O menino passou boa parte da manhã arrumando a bagunça do seu novo amigo com pelos. Tripé fora brutalmente maltratado pelo seu antigo dono, assim disse a cuidadora do canil onde Daniel o achou. Claro que tinha bichos em melhores condições, mas nenhum chamou tanta atenção do rapaz como aquele cachorrinho aleijado e arteiro. Foi amor à primeira vista, e mesmo sabendo que o animal teria suas limitações, Daniel achou justo dar a ele a oportunidade de viver em um ambiente saudável e amoroso.
— Não Tripé! – disse ele enquanto o cachorro se debatia na banheira – Você tem que ficar bonito, o que as pessoas vão dizer se te virem na rua assim? Basta o desgosto que a Rafina já me deu por ter engravidado daquele desalmado do Teobaldo... Pobre Rafina. – o menino fungou quando a campainha tocou. – Vai se ensaboando, ta bom?
— Fala, pivete! – disse Edgar entrando assim que Daniel abriu a porta, sendo seguido por Gabriela.
— O que estão fazendo aqui?
— Viemos dar uma olhada em você! – respondeu Gabriela.
— Já olharam. – disse ele apontando para a porta.
— Está nos expulsando?! – perguntou Edgar se jogando no sofá. – A cada dia que passa, te acho mais parecido com a Gabriela.
— O que deu em você? – perguntou Gabriela ignorando Edgar e dando um beijo na bochecha de Daniel.
— Não adianta me comprar com seus beijos nojentos, Gabriela Bittencourt! – rebateu ele.
— Isso é amor reprimido! – disse Edgar fazendo Gabriela rir e Daniel dá um muxoxo.
— AU! – Tripé latiu do banheiro.
— Já to levando a toalha! – berrou Daniel saindo e deixando os amigos confusos.
— Isso foi um latido? – perguntou Edgar - Caraca, isso foi um latido! – O rapaz saiu correndo para ver o novo integrante da família Vasconcelos enrolado em uma tolha felpuda. – Você adotou um pulguento!

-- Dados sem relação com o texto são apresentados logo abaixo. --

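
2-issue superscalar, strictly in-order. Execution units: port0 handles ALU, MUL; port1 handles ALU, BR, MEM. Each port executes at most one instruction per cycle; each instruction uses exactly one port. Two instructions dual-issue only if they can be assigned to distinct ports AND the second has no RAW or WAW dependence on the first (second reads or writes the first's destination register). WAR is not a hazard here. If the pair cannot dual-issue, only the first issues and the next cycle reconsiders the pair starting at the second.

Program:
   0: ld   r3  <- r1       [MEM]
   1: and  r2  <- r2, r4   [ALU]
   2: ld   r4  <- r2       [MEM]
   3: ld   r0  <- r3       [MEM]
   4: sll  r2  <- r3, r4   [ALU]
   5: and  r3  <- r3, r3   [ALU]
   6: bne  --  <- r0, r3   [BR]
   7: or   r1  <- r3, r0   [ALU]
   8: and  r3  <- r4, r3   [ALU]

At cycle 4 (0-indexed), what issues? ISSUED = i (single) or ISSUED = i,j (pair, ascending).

0. ld.MEM;and.ALU @i0&i1  | 2-wide
1. ld.MEM @i2  | no-port MEM/MEM
2. ld.MEM;sll.ALU @i3&i4  | 2-wide
3. and.ALU @i5  | RAW r3
4. bne.BR;or.ALU @i6&i7  | 2-wide
5. and.ALU @i8  | tail

ISSUED = 6,7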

— Não, Tripé não tem pulgas. – disse Daniel dando de ombros. – Só algumas, mas são filhotinhas...
— Achei que seu pai tinha proibido a entrada de cães nessa casa! – disse Edgar.
— Hum, meu psicólogo disse que era para eu adotar um cãozinho... E o Paulo sempre tem razão.
— Sérgio concordou?
— Claro que não! Isso que eu chamo de viver intensamente!

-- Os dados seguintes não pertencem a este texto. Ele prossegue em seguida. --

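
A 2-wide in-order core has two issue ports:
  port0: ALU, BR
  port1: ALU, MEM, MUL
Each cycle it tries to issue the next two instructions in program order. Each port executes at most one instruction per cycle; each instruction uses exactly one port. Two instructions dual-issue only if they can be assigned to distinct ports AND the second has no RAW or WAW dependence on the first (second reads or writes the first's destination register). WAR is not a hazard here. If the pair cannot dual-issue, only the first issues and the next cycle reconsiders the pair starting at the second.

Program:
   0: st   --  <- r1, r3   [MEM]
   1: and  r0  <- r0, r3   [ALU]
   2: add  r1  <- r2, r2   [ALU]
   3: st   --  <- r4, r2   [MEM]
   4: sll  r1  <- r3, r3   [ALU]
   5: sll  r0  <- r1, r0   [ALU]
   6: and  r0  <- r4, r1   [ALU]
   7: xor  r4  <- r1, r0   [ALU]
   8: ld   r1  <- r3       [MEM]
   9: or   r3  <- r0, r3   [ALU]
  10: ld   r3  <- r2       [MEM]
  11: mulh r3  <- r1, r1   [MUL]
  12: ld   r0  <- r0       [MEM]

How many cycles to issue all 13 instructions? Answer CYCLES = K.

CYCLES = 10

0. st/and @i0+i1  | pair
1. add/st @i2+i3  | pair
2. sll @i4  | RAW r1
3. sll @i5  | WAW r0
4. and @i6  | RAW r0
5. xor/ld @i7+i8  | pair
6. or @i9  | WAW r3
7. ld @i10  | no-port MEM/MUL
8. mulh @i11  | no-port MUL/MEM
9. ld @i12  | tail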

— Claro, estou sentindo a adrenalina daqui... – ironizou Edgar. Daniel carregou Tripé, que rosnou quando Edgar se aproximou do amigo.

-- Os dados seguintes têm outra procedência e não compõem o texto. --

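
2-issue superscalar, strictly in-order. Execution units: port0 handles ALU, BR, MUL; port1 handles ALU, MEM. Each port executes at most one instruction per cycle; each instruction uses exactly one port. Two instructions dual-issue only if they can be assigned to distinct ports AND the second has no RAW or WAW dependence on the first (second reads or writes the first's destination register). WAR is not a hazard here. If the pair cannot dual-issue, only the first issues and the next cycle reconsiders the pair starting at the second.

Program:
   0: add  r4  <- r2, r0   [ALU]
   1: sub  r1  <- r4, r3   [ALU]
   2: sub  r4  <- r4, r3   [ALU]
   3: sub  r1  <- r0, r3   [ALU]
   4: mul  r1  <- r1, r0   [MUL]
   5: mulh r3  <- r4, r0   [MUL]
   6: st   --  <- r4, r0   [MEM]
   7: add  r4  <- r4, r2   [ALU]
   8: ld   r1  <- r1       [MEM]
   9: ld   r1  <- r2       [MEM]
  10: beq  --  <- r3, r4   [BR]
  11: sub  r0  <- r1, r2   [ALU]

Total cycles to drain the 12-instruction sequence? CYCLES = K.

CYCLES = 8

c0: i0 add.ALU  RAW r4
c1: i1/i2 sub.ALU+sub.ALU  2-wide
c2: i3 sub.ALU  RAW+WAW r1
c3: i4 mul.MUL  no-port MUL/MUL
c4: i5/i6 mulh.MUL+st.MEM  2-wide
c5: i7/i8 add.ALU+ld.MEM  2-wide
c6: i9/i10 ld.MEM+beq.BR  2-wide
c7: i11 sub.ALU  tail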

— Não seja malcriado! – Resmungou Daniel. - Eu sei que ele tem um cheiro estranho, mas ele é uma boa pessoa! – Edgar fez uma careta.
— Há quanto tempo está cuidando desse animal? – perguntou Edgar.
— Tripé me conheceu hoje de manhã. – disse Daniel – Mas ele tem feito um bom trabalho... Ele conseguiu abocanhar uma barata hoje, e me salvou de ter de ficar o dia todo em cima da cama. Onde está a ruiva beijoqueira?
— Ela disse que ia cozinhar alguma coisa... – resmungou Edgar. – Seja o que for, não olhe para o prato com cara feia e force um sorriso. Sempre funciona quando ela faz algum prato incrivelmente sem sabor lá em casa.
— Você gosta muito dela, não é?! – Daniel riu. – Dá ultima vez que a Gabi assou uns biscoitos para mim fiquei com uma baita dor de barriga!
— Pense no ponto positivo, agora temos o Tripé para comer por nós... – disse Edgar esperançoso.
— Nem pensar, meu filho não come porcaria!